No annotations are provided, so the description carries full burden. It states the action is a removal but doesn't disclose behavioral traits: whether this requires admin permissions, if it's reversible, what happens if the user isn't in the group, rate limits, or side effects. The description adds minimal value beyond the obvious 'remove' action, leaving critical behavioral context unspecified.

Agents need to know what a tool does to the world before calling it. Descriptions should go beyond structured annotations to explain consequences.

Conciseness5/5

Is the description appropriately sized, front-loaded, and free of redundancy?

The description is perfectly front-loaded with the core purpose in the first sentence, followed by structured Args and Returns sections. Every sentence earns its place: the purpose statement is essential, and the parameter/return explanations are necessary given the lack of schema descriptions. Zero waste or redundancy.

Shorter descriptions cost fewer tokens and are easier for agents to parse. Every sentence should earn its place.

Completeness3/5

Given the tool's complexity, does the description cover enough for an agent to succeed on first attempt?

Given the tool's complexity (a mutation with no annotations) and schema richness (0% coverage but with output schema), the description is minimally adequate. It covers parameters well and notes a return type, but lacks behavioral context for a destructive operation. The output schema existence means return values don't need explanation, but other gaps (permissions, reversibility) remain. This meets baseline for a mutation tool with output schema.

Complex tools with many parameters or behaviors need more documentation. Simple tools need less. This dimension scales expectations accordingly.

Parameters4/5

Does the description clarify parameter syntax, constraints, interactions, or defaults beyond what the schema provides?

Schema description coverage is 0%, so the description must compensate. It adds meaningful semantics for all three parameters: 'user_id' and 'group_id' are clearly explained, and 'realm' gets context about default behavior.

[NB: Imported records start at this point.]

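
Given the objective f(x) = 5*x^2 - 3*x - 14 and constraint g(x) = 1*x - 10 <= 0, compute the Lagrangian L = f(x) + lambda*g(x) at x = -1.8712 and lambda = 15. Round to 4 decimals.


Step 1: Evaluate f(x).
f(-1.8712) = 5*(-1.8712)^2 - 3*(-1.8712) - 14 = 9.1205
Step 2: Evaluate g(x).
g(-1.8712) = 1*-1.8712 - 10 = -11.8712
Step 3: Compute Lagrangian.
L = 9.1205 + 15*-11.8712 = -168.9475


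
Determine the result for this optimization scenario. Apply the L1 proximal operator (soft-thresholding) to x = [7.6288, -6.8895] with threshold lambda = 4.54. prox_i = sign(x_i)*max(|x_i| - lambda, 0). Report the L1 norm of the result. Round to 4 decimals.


Soft-thresholding with lambda = 4.54:
prox(7.6288) = sign(7.6288)*max(|7.6288| - 4.54, 0) = 3.0888
prox(-6.8895) = sign(-6.8895)*max(|-6.8895| - 4.54, 0) = -2.3495
prox(x) = [3.0888, -2.3495]
||prox(x)||_1 = 3.0888 + 2.3495 = 5.4383


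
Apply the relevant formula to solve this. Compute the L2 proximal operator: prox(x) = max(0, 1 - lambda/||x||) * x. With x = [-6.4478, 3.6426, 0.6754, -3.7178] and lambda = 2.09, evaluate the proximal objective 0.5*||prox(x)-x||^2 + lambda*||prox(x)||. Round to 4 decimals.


Step 1: Compute ||x||.
||x|| = 8.3139
Step 2: Compute scaling factor.
scale = max(0, 1 - 2.09/8.3139) = 0.7486
Step 3: prox(x) = [-4.8269, 2.7269, 0.5056, -2.7832]
||prox(x)|| = 6.2239
Step 4: Proximal objective.
0.5*||prox-x||^2 = 2.1841
lambda*||prox|| = 13.008
Total = 15.192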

This goes beyond the schema's bare titles, though it doesn't specify format (e.g., UUIDs) or constraints. With 0% coverage, this is strong compensation but not exhaustive.

Input schemas describe structure but not intent. Descriptions should explain non-obvious parameter relationships and valid value ranges.

Purpose4/5

Does the description clearly state what the tool does and how it differs from similar tools?

The description clearly states the action ('Remove a user from a group') with specific verb and resource. It distinguishes itself from siblings like 'add_user_to_group' and 'delete_user' by focusing on group membership removal rather than addition or user deletion. However, it doesn't explicitly differentiate from 'remove_realm_role_from_user' which is a similar removal operation but for roles rather than groups.

Agents choose between tools based on descriptions. A clear purpose with a specific verb and resource helps agents select the right tool.

Usage Guidelines2/5

Does the description explain when to use this tool, when not to, or what alternatives exist?

The description provides no guidance on when to use this tool versus alternatives. It doesn't mention prerequisites (e.g., user must exist in the group), when not to use it (e.g., vs deleting the user entirely), or compare with sibling tools like 'remove_realm_role_from_user' or 'delete_user'. The agent must infer usage from the tool name alone.

Agents often have multiple tools that could apply. Explicit usage guidance like "use X instead of Y when Z" prevents misuse.